Let me clarify. It was for lack of trying on the one end -- the receiving end. There was most definitely a lack of trying there. But not on the giving end. You might say there was a surplus of trying; a surfeit of trying.

I tell you this not merely to creep you out, though that is part of my intent, but to add a personal twist to this story. It talks about the results of the recent, get this, National Longitudinal Study of Adolescent Health and the not-so surprising revelation that teenagers who have taken one of the various abstinence pledges are more likely to engage in certain kinds of "risky" sexual behavior, including unprotected anal sex.

To that I say, hot damn.

It wasn't until college when I discovered the subtler, more artful means of seduction. I'm talking about things like reading a woman Blake or putting roofies in her drink. I know you probably find it hard to believe coming from someone whose sexniques seem inborn, but in high school I was downright clumsy with dames. In those days my primary method of getting sex, anal or otherwise, was badgering. I'd plead, insist, broker deals, and generally annoy women until they relented, if not for love or lust then simply for silence. When my quarry spoke of an abstinence pledge, I usually launched into a theological deconstruction much like what I imagine John Smith must have used on wives two through ten. It never occurred to me to forego the vagina altogether, and to instead make the argument that, essentially, "God's OK with my dick in your butt."

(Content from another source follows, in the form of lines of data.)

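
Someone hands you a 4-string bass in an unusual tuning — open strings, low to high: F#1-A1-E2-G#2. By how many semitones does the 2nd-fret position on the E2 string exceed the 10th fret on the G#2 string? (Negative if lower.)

E2 at fret 2 → F#2 (MIDI 42); G#2 at fret 10 → F#3 (MIDI 54).
42 − 54 = -12, so the two pitches are 12 semitones apart.

-12 semitones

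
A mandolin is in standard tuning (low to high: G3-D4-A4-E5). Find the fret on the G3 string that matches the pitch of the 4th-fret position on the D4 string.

11

Fret 4 on D4 is MIDI 62 + 4 = 66 (F#4). On the G3 string (open MIDI 55), that pitch is 66 − 55 = fret 11.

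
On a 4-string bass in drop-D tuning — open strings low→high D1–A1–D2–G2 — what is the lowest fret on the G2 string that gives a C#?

6

From G2, count semitones up the chromatic scale until reaching C#: G–G#–A–A#–B–C–C# — 6 steps.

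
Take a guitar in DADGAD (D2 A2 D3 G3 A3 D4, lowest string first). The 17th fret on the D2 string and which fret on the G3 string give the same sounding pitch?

0

D2 at fret 17 is D2 + 17 semitones = G3.
The open G3 string is 17 semitones above the open D2, so the same pitch on the G3 string lies at fret 17 − 17 = 0.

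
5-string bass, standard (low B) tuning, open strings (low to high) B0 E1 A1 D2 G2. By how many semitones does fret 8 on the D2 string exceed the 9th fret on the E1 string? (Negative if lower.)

D2 at fret 8 → A#2 (MIDI 46); E1 at fret 9 → C#2 (MIDI 37).
46 − 37 = 9, so the two pitches are 9 semitones apart.

9 semitones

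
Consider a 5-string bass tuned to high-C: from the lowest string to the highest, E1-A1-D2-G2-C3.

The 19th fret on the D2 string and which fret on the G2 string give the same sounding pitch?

Fret 19 on D2 is MIDI 38 + 19 = 57 (A3). On the G2 string (open MIDI 43), that pitch is 57 − 43 = fret 14.

14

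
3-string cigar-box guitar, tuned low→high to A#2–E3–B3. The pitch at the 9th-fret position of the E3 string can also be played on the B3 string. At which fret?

Fret 9 on E3 is MIDI 52 + 9 = 61 (C#4). On the B3 string (open MIDI 59), that pitch is 61 − 59 = fret 2.

2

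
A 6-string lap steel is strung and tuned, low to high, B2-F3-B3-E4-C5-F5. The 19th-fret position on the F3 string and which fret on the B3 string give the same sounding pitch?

F3 at fret 19 is F3 + 19 semitones = C5.
The open B3 string is 6 semitones above the open F3, so the same pitch on the B3 string lies at fret 19 − 6 = 13.

13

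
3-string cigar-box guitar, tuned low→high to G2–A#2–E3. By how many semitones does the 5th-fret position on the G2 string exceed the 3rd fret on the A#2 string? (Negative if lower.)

G2 at fret 5 → C3 (MIDI 48); A#2 at fret 3 → C#3 (MIDI 49).
48 − 49 = -1, so the two pitches are 1 semitone apart.

-1 semitone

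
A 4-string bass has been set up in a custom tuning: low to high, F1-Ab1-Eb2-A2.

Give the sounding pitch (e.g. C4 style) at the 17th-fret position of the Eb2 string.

Eb2 is MIDI 39. Adding 17 gives 56, which is Ab3.
(Equivalently spelled G#3.)

Ab3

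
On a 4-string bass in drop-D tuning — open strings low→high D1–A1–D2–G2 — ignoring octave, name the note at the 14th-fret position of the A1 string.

A1 is MIDI 33. Adding 14 gives 47; 47 mod 12 = 11, i.e. B.

B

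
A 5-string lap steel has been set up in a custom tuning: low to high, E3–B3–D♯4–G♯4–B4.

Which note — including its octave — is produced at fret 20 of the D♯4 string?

D♯4 is MIDI 63. Adding 20 gives 83, which is B5.

B5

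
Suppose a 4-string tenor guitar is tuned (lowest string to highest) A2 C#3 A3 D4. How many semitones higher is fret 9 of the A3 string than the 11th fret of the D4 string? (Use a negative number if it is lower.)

-7 semitones

A3 at fret 9 → F#4 (MIDI 66); D4 at fret 11 → C#5 (MIDI 73).
66 − 73 = -7, so the two pitches are 7 semitones apart.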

A side note: There was one time in high school, I'll admit, that one of my looser girlfriends (you know who you are, you naughty minx) and I actually did try anal, though it was really kind of a sad mess of yelping and fleeing and apologizing and wiping. I blamed this mishap then, as I still do now, on the overgenerous size of my wiener. Call it rationalization if you want. I think you're just scared of it.

There are men across the world who quietly book vacations to places like Thailand at great expense and greater risk to health and freedom. This news -- not of my first experience with anal, but that 16-year-old virgins are giving up the butt to pimpled Creed fans across the country -- must annoy these men to no end.